I am the only one in this generation of my family to not have any kids. Which is the 4th Generation and consist between the age range of 20 to 25. I kind of feel like I'm being pressured to have kids. My mom keeps asking, my cousins keep making comments and some of my friends are wondering why. Sometimes I feel bad. Sometimes I get mad.
I know that I can have kids. The doctors told me so. Its just I am not ready for a child yet and I'm not stable enough to take care of a child. Some people call me selfish because I want to get all my party years out of the way before I have a child. Plus there are things I want to do that a child would interfere with. I want to live my life way and do things and not have to worry about a child and where and when I can find somebody to baby-sit.

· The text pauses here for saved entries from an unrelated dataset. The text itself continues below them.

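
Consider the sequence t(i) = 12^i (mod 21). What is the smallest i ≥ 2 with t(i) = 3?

Listing terms: t(1) = 12,  t(2) = 18,  t(3) = 6,  t(4) = 9,  t(5) = 3,  t(6) = 15,  t(7) = 12.
Since t(7) = t(1) = 12, the sequence is periodic with period 6.
The value 3 first appears (with i ≥ 2) at t(5).

5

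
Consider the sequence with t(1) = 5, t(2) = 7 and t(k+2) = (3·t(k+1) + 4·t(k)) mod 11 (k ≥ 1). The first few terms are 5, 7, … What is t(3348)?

5

Listing terms: t(1) = 5; t(2) = 7; t(3) = 8; t(4) = 8; t(5) = 1; t(6) = 2; t(7) = 10; t(8) = 5; t(9) = 0; t(10) = 9; t(11) = 5; t(12) = 7.
Since (t(11), t(12)) = (t(1), t(2)) = (5, 7) (two consecutive terms determine the rest), the sequence is periodic with period 10.
So t(3348) = t(1 + ((3348-1) mod 10)) = t(8) = 5.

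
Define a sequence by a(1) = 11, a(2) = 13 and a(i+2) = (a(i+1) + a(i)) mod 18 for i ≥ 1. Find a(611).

9

Computing terms: a(1) = 11,  a(2) = 13,  a(3) = 6,  a(4) = 1,  a(5) = 7,  a(6) = 8,  a(7) = 15,  a(8) = 5,  a(9) = 2,  a(10) = 7,  a(11) = 9,  a(12) = 16,  a(13) = 7,  a(14) = 5,  a(15) = 12,  a(16) = 17,  a(17) = 11,  a(18) = 10,  a(19) = 3,  a(20) = 13,  a(21) = 16,  a(22) = 11,  a(23) = 9,  a(24) = 2,  a(25) = 11,  a(26) = 13.
Since (a(25), a(26)) = (a(1), a(2)) = (11, 13) (two consecutive terms determine the rest), the sequence is periodic with period 24.
(611 - 1) mod 24 = 10, so a(611) = a(11) = 9.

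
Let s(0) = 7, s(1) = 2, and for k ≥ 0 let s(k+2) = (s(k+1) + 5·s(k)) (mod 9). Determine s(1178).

Listing terms: s(0) = 7, s(1) = 2, s(2) = 1, s(3) = 2, s(4) = 7, s(5) = 8, s(6) = 7, s(7) = 2.
Since (s(6), s(7)) = (s(0), s(1)) = (7, 2) (two consecutive terms determine the rest), the sequence is periodic with period 6.
(1178 - 0) mod 6 = 2, so s(1178) = s(2) = 1.

1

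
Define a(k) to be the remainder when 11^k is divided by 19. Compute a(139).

Computing terms: a(0) = 1; a(1) = 11; a(2) = 7; a(3) = 1.
The sequence repeats with period 3.
(139 - 0) mod 3 = 1, so a(139) = a(1) = 11.

11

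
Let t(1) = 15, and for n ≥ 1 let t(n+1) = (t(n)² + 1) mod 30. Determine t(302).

Listing terms: t(1) = 15, t(2) = 16, t(3) = 17, t(4) = 20, t(5) = 11, t(6) = 2, t(7) = 5, t(8) = 26, t(9) = 17.
Since t(9) = t(3) = 17, the sequence is eventually periodic: after a pre-period of length 2 it cycles with period 6.
For n ≥ 3, t(n) depends only on (n - 3) mod 6. (302 - 3) mod 6 = 5, so t(302) = t(8) = 26.

26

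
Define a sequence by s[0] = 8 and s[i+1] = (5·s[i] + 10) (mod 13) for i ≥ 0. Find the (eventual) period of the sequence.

4

We have s[0] = 8; s[1] = 11; s[2] = 0; s[3] = 10; s[4] = 8.
Since s[4] = s[0] = 8, the sequence is periodic with period 4.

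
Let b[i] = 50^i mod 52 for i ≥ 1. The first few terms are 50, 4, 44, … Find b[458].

Listing terms: b[1] = 50,  b[2] = 4,  b[3] = 44,  b[4] = 16,  b[5] = 20,  b[6] = 12,  b[7] = 28,  b[8] = 48,  b[9] = 8,  b[10] = 36,  b[11] = 32,  b[12] = 40,  b[13] = 24,  b[14] = 4.
Since b[14] = b[2] = 4, the sequence is eventually periodic: after a pre-period of length 1 it cycles with period 12.
For i ≥ 2, b[i] depends only on (i - 2) mod 12. (458 - 2) mod 12 = 0, so b[458] = b[2] = 4.

4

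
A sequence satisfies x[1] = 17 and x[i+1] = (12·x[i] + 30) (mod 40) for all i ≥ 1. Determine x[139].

Listing terms: x[1] = 17,  x[2] = 34,  x[3] = 38,  x[4] = 6,  x[5] = 22,  x[6] = 14,  x[7] = 38.
Since x[7] = x[3] = 38, the sequence is eventually periodic: after a pre-period of length 2 it cycles with period 4.
For i ≥ 3, x[i] depends only on (i - 3) mod 4. (139 - 3) mod 4 = 0, so x[139] = x[3] = 38.

38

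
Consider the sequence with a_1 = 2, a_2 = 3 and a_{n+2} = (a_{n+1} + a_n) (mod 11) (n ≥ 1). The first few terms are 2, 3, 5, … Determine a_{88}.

0

We have a_1 = 2; a_2 = 3; a_3 = 5; a_4 = 8; a_5 = 2; a_6 = 10; a_7 = 1; a_8 = 0; a_9 = 1; a_{10} = 1; a_{11} = 2; a_{12} = 3.
Since (a_{11}, a_{12}) = (a_1, a_2) = (2, 3) (two consecutive terms determine the rest), the sequence is periodic with period 10.
So a_{88} = a_{1 + ((88-1) mod 10)} = a_8 = 0.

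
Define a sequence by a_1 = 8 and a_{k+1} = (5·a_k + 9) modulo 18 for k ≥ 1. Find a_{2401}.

8

Computing terms: a_1 = 8,  a_2 = 13,  a_3 = 2,  a_4 = 1,  a_5 = 14,  a_6 = 7,  a_7 = 8.
The sequence repeats with period 6.
So a_{2401} = a_{1 + ((2401-1) mod 6)} = a_1 = 8.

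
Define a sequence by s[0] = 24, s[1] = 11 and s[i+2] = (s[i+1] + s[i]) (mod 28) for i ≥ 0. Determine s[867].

Listing terms: s[0] = 24,  s[1] = 11,  s[2] = 7,  s[3] = 18,  s[4] = 25,  s[5] = 15,  s[6] = 12,  s[7] = 27,  s[8] = 11,  s[9] = 10,  s[10] = 21,  s[11] = 3,  s[12] = 24,  s[13] = 27,  s[14] = 23,  s[15] = 22,  s[16] = 17,  s[17] = 11,  s[18] = 0,  s[19] = 11,  s[20] = 11,  s[21] = 22,  s[22] = 5,  s[23] = 27,  s[24] = 4,  s[25] = 3,  s[26] = 7,  s[27] = 10,  s[28] = 17,  s[29] = 27,  s[30] = 16,  s[31] = 15,  s[32] = 3,  s[33] = 18,  s[34] = 21,  s[35] = 11,  s[36] = 4,  s[37] = 15,  s[38] = 19,  s[39] = 6,  s[40] = 25,  s[41] = 3,  s[42] = 0,  s[43] = 3,  s[44] = 3,  s[45] = 6,  s[46] = 9,  s[47] = 15,  s[48] = 24,  s[49] = 11.
The sequence repeats with period 48.
So s[867] = s[0 + ((867-0) mod 48)] = s[3] = 18.

18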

I actually think I'm not selfish. NOT ONE BIT. If you think about it when I do have my child. I have lived my life the way I wanted to and I don't have to look back and try to play catch up. My clubbin days will have come to an end or I won't be going out as much. And running around and hanging with my friends will just be play dates and chillin at the houses.
My child will be my number one priority and nothing else. I don't have to worry about getting someone to watch my child when I can do that myself. Yeah I'll go out sometimes, but then I can count on my mommy to watch my child, she'll be old anyway. Just kiddin.
I am 24 years old. I have cousins and friends my age and some a few years under. They sometimes can't go out because their mothers are not about to watch their kid. They feel already raised and watched their child and they are not about raise and watch yours. Or they can't get someone to watch their child. I like that I can come and go as I please. I'm PROUD of that. I wish my family and friends would realize that. Well some do.
The reason why I am not pregnant or have a child is... I'm TRYING to NOT get pregnant. I go to my OB-GYN after every single home BBT test I take. So I know when I'm ovulating and when I shouldn't have sex. I count my days when the time comes. I'm not ready, but if I do become pregnant between now and the age I actually waiting to have a kid. I'll do whatever it takes to take care of my child.
Before I end the nice lengthy blog. I want to say. To those who do have kids. I'm not downing you at all. If I offended you its only because you took this blog that way.